Missed payments also show up on individual's credit files. Banks are less likely to lend to those they believe, from their payment histories, are less honest about or able to pay their bills. It's not a good look for someone who wants a mortgage.

The credit bureaus are starting to use what's called "positive reporting", which means they don't just assess late or non-payments as they did in the past. They now look at a person's overall payment behaviour. By paying bills on time those with poor credit records can start to resurrect their credit scores quickly and may be able to get a mortgage in the future.

Other ways, says George, of resurrecting a credit score include not maxing out credit cards, applying for one loan at a time, avoiding too many balance transfers and keeping good credit card accounts open. The good repayment history will help.

Anyone looking for a mortgage should check their credit file, which is free. An old written-off debt that they'd forgotten about may well be dragging the credit score down. It may be worth paying that debt off and asking the creditor to remove the report from the file, which can be done. There are also processes for challenging incorrect information held on a credit file.
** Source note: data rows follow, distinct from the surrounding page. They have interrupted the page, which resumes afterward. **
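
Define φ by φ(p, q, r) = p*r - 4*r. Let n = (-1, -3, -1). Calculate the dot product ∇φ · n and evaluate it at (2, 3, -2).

4

∂φ/∂p = r
∂φ/∂q = 0
∂φ/∂r = p - 4
∇φ at (2, 3, -2) = (-2, 0, -2)
∇φ · n = (-2)(-1) + (0)(-3) + (-2)(-1) = 4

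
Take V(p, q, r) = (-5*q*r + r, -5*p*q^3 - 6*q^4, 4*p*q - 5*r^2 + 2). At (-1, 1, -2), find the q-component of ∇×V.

-8

(∇×V)_2 = ∂V₁/∂r − ∂V₃/∂p
= -5*q + 1 − (4*q)
= -9*q + 1
At (-1, 1, -2): -8.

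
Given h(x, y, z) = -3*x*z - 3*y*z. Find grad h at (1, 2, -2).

(6, 6, -9)

∂h/∂x = -3*z
∂h/∂y = -3*z
∂h/∂z = -3*x - 3*y
∇h = (-3*z, -3*z, -3*x - 3*y)
At (1, 2, -2): (6, 6, -9).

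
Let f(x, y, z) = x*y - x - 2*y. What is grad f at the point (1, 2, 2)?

(1, -1, 0)

∂f/∂x = y - 1
∂f/∂y = x - 2
∂f/∂z = 0
∇f = (y - 1, x - 2, 0)
At (1, 2, 2): (1, -1, 0).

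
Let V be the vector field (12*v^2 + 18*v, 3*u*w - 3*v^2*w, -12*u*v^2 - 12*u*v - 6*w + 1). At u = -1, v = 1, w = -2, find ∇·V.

6

∂V₁/∂u = 0
∂V₂/∂v = -6*v*w
∂V₃/∂w = -6
∇·V = -6*v*w - 6
At (-1, 1, -2): 6.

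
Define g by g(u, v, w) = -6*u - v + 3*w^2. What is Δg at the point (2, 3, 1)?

∂²g/∂u² = 0
∂²g/∂v² = 0
∂²g/∂w² = 6
∇²g = 6
At (2, 3, 1): 6.

6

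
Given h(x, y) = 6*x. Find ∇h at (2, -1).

(6, 0)

∂h/∂x = 6
∂h/∂y = 0
∇h = (6, 0)
At (2, -1): (6, 0).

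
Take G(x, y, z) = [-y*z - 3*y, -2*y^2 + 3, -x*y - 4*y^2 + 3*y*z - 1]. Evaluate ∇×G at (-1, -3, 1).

(∇×G)₁ = ∂G₃/∂y − ∂G₂/∂z = -x - 8*y + 3*z
(∇×G)₂ = ∂G₁/∂z − ∂G₃/∂x = 0
(∇×G)₃ = ∂G₂/∂x − ∂G₁/∂y = z + 3
∇×G = (-x - 8*y + 3*z, 0, z + 3)
At (-1, -3, 1): (28, 0, 4).

(28, 0, 4)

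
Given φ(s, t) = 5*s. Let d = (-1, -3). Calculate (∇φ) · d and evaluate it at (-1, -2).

-5

∂φ/∂s = 5
∂φ/∂t = 0
∇φ at (-1, -2) = (5, 0)
∇φ · d = (5)(-1) + (0)(-3) = -5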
One of the hurdles some home buyers face is the inability to get insurance on the house. Lenders won't lend on a mortgage if the home buyer can't get insurance, effectively locking such buyers out of home ownership.
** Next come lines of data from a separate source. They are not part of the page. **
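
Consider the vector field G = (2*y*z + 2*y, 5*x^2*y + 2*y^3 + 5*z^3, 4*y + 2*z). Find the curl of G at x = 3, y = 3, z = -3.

(∇×G)₁ = ∂G₃/∂y − ∂G₂/∂z = -15*z^2 + 4
(∇×G)₂ = ∂G₁/∂z − ∂G₃/∂x = 2*y
(∇×G)₃ = ∂G₂/∂x − ∂G₁/∂y = 10*x*y - 2*z - 2
∇×G = (-15*z^2 + 4, 2*y, 10*x*y - 2*z - 2)
At (3, 3, -3): (-131, 6, 94).

(-131, 6, 94)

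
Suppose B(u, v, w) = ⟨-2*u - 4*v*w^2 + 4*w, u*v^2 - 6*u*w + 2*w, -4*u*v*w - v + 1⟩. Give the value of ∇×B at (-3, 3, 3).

(∇×B)₁ = ∂B₃/∂v − ∂B₂/∂w = -4*u*w + 6*u - 3
(∇×B)₂ = ∂B₁/∂w − ∂B₃/∂u = -4*v*w + 4
(∇×B)₃ = ∂B₂/∂u − ∂B₁/∂v = v^2 + 4*w^2 - 6*w
∇×B = (-4*u*w + 6*u - 3, -4*v*w + 4, v^2 + 4*w^2 - 6*w)
At (-3, 3, 3): (15, -32, 27).

(15, -32, 27)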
Karen Stevens, Insurance & Financial Services Ombudsman, says the decision by insurers not to insure someone can be made for a number of reasons, including: past convictions, claims history, pre-existing damage to the house, recent natural disasters affecting the region, or having insurance cancelled or not renewed for other reasons.

Anyone caught committing fraud, which some Kiwis call "white lies", will have their name added to the insurance industry's Insurance Claims Register (ICR). Insurance companies often employ former detectives as investigators to look into anomalies in claims.

The Insurance Council of New Zealand (ICNZ) would not say how many names are added to the ICR every year. But names remain on the database in perpetuity.

In one case heard by the Ombudsman a wife complained her name had been added to the ICR following a fraud by her husband. Home buyers can't just insure the property in their partner's name. If found out, a claim would be declined.

Being listed makes it difficult or even impossible to get insurance because insurers don't like to offer cover to dishonest people.

Tim Grafton, chief executive of the ICNZ, says there are multiple ways people commit insurance fraud, including purposeful non-disclosure, double dipping (claiming twice for the same item), exaggerating a claim (adding things that weren't lost or damaged), and claiming for a lost item but not informing their insurer if the item is found.

"It is highly unlikely an insurer would take on a customer who has engaged in hard fraud, such as a deliberate and pre-meditated attempt to defraud an insurer," says Grafton.

The Ombudsman can't consider cases where people are unable to obtain house insurance, because it falls outside of the remit. "We can't consider the complaint because it's a commercial decision made by the insurer not to provide cover," says Stevens.

A home buyer caught committing opportunistic "soft fraud", such as making fraudulent additions to legitimate claims, could ask an insurer to be reconsidered, but has no guarantee of getting insurance again.

Stevens recommends that home buyers facing this type of issue contact a broker or another insurer to try to get cover, particularly if they require insurance for a mortgage. Brokers can sometimes argue their clients' cases.

Should they be lucky, it's likely that their premium would be increased significantly to cover the risk of insuring a proven fraudster.